Employers, Beware of Twitter Trouble!
BackBy Deanna Hartley — September 28, 2009
Chances are you’ve tried your hand at tweeting, texting or social networking. But have you ever stopped to consider the possible repercussions your posts may have?
You’re probably thinking, “How could something as insignificant as an offhand remark in a tweet have a tangible impact on anything?”
After all, a recent white paper by Pear Analytics revealed that roughly 40 percent of all tweets are “pointless babble.”
Well, even the most innocent or mindless posts are capable of generating a backlash of sorts, as evidenced by the growing trend of corporate foot-in-the-mouth syndrome.
In fact, employers across the United States have been taking the heat for careless comments that employees didn’t think twice to post online — and this can sometimes lead not just to embarrassment but also to a noteworthy impact on a company’s bottom line.
I recently read an article in BusinessWeek that described the fine line that companies tread between maximizing the usage of social networks for productive, work-related purposes and monitoring employees’ online messaging to ensure that well-intended posts remain harmless.
Take, for instance, an airline employee who went online to vent about a passenger and threw in a joke or two about faulty jet engines on a plane. The individual’s employer didn’t find these comments funny in the least. Even the slightest amount of bad publicity is likely to cause panic among fliers, which in turn is detrimental to the airline business. The company fired the employee.
In another instance, an employee at a technology company reportedly formed an unauthorized chat room to talk in real time about the company’s earnings call — a move that raised a big red flag to company insiders and even triggered immediate response from a crisis management team.
Then, of course, there are simply thoughtless comments, such as PR professional announcing to the world that she would “die” if she had to live in a client’s hometown. Classic foot-in-the-mouth moment!
It’s hard to believe that some of the aforementioned events aren’t fabricated. And this is becoming quite an uphill battle from the perspective of employers.
Embarrassment is one thing — and one could argue a company’s public image can be restored with some damage control — but it’s a totally different story if employees are inadvertently revealing trade secrets or disclosing critical corporate data via electronic mediums much to the chagrin of their employers (that is, if they ever find out about it).
A Computerworld article on this topic cited a Proofpoint Inc. study that revealed how a growing number of executives are becoming wary of their employees unintentionally leaking confidential data in their day-to-day correspondence using tools such as e-mails, social networks and blogs.
The study showed that just in the past year, a third of companies that were surveyed ran into trouble because employees leaked sensitive or embarrassing information through social networking sites, whereas nearly half of respondents said they were concerned about similar occurrences unfolding in the workplace.
It’s for this reason that organizations such as the United States Marine Corps currently forbid individuals from making use of social networking sites on military networks.
So, how does one discern when a tweet, post or electronic message could get out of control?

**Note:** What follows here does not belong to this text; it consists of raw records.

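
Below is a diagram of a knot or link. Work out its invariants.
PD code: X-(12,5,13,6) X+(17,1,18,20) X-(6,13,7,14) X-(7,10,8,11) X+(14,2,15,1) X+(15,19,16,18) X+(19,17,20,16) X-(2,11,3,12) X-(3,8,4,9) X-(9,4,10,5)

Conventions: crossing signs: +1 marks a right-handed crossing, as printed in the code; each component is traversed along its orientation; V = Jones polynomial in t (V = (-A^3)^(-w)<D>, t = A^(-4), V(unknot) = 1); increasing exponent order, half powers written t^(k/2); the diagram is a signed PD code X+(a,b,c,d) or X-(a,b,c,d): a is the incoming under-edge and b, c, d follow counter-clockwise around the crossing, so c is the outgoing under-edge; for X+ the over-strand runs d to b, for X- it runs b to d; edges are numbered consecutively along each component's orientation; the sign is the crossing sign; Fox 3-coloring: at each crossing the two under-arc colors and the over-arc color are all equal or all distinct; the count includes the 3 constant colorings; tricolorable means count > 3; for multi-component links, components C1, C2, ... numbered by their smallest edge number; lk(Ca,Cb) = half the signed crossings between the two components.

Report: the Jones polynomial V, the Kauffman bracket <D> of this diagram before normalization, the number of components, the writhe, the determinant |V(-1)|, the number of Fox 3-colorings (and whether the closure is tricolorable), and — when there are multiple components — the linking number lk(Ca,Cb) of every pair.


Jones polynomial: V(t) = -t^-6 + t^-5 - 2t^-4 + 3t^-3 - 2t^-2 + 3t^-1 - 1 + t - t^2
<D> = -A^-14 + A^-10 - A^-6 + 3A^-2 - 2A^2 + 3A^6 - 2A^10 + A^14 - A^18; writhe -2
components 1, writhe -2 (10 crossings)
3-colorings: 9 of 3^10, det 15 — tricolorable
note: V spans 8 powers of t: at least 8 crossings in any diagram


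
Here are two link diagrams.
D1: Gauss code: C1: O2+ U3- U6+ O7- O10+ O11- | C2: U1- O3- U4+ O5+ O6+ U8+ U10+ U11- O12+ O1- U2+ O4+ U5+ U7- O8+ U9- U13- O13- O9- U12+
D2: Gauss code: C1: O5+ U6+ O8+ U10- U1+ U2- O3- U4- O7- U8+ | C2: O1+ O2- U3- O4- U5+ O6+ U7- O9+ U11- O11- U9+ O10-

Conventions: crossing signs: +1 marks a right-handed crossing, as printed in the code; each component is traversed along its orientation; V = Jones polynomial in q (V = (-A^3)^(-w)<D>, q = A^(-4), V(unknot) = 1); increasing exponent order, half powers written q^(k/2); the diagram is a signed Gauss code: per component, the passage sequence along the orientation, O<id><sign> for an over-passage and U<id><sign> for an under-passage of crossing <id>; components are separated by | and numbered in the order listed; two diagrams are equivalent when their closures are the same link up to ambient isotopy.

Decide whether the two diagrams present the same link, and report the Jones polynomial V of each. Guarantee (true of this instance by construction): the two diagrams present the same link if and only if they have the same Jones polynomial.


equivalent: no
D1 (bracket -A^-19 + A^-15 - A^-11 + 2A^-7 - A^-3 + 2A; 13 crossings at w = +1): V = -2q^(1/2) + q^(3/2) - 2q^(5/2) + q^(7/2) - q^(9/2) + q^(11/2)
V(D2) = -q^(-9/2) + 2q^(-7/2) - 3q^(-5/2) + 3q^(-3/2) - 4q^(-1/2) + 2q^(1/2) - 2q^(3/2) + q^(5/2)  (w -1, c 11, <D> = -A^-13 + 2A^-9 - 2A^-5 + 4A^-1 - 3A^3 + 3A^7 - 2A^11 + A^15)
key observation: 2 values of V(q) split the 2 diagrams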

I suppose almost every little snippet of information individuals release into cyberspace has the potential to come back to haunt the user in one way or another.
For example, even something as simple as an employee expressing concerns that there may be layoffs at the company could snowball and have a bottom-line impact, an expert stated in the article.
Many employers have implemented policies and guidelines for those who wish to exploit social networking tools. Others simply rely heavily on employees to employ some degree of common sense, discernment and caution prior to disseminating what’s on their minds, which, as we all know, can be quite a gamble.